Deduction for State and Local Taxes

  • The law allows an itemized deduction of up to $10,000 for the total of state and local property taxes and income and sales taxes. This $10,000 limit applies for both single and married filers and is not indexed for inflation.
  • When House and Senate bills were first introduced, the deduction for state and local taxes would have been completely eliminated. The House and Senate passed bills would have allowed property taxes to be deducted up to $10,000. The final bill, while less beneficial than current law, represents a significant improvement over the original proposals.

Moving Expenses

  • The law repeals the moving expense deduction and exclusion, except for members of the Armed Forces.
  • The House-introduced bill would have eliminated the moving expense deduction for all filers, including military.

Standard Deduction

  • The law provides a standard deduction of $12,000 for single taxpayers and $24,000 for joint returns. The new standard deduction is indexed for inflation.
  • By doubling the standard deduction, Congress has greatly reduced the value of the mortgage interest and property tax deductions as tax incentives for homeownership.
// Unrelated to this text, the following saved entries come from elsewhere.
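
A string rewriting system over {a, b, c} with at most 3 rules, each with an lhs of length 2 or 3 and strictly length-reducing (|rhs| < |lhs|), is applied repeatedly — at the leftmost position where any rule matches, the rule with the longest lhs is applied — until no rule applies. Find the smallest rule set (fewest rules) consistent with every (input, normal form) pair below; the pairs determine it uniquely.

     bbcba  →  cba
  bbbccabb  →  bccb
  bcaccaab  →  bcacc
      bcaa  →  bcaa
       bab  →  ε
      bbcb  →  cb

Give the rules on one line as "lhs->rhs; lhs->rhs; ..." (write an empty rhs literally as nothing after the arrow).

  | bbcba => cba
  | bbbccabb => bccabb => bccb
  | bcaccaab => bcaccab => bcacc
  | bcaa

ab->b; bb->; cab->c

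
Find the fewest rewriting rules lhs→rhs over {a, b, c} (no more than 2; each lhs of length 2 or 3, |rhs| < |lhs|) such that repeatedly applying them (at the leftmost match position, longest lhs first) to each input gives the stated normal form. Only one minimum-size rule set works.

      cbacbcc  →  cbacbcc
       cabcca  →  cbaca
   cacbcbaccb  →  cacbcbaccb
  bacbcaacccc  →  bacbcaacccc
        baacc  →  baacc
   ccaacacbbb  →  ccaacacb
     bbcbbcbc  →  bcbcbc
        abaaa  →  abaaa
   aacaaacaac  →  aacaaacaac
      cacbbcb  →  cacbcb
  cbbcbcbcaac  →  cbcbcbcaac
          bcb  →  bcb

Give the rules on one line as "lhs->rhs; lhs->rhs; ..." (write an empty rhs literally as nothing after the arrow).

  | cbacbcc
  | cabcca => cbaca
  | cacbcbaccb
  | bacbcaacccc

abc->ba; bb->b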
Congressional estimates indicate that only 5-8% of filers will now be eligible to claim these deductions by itemizing, meaning there will be no tax differential between renting and owning for a majority of taxpayers.

Repeal of Personal Exemptions

  • Under the prior law, tax filers could deduct $4,150 in 2018 for the filer and his or her spouse, if any, and for each dependent. These exemptions have been repealed in the new law.
  • This change alone greatly mitigates (and in some cases entirely eliminates) the positive aspects of the higher standard deduction.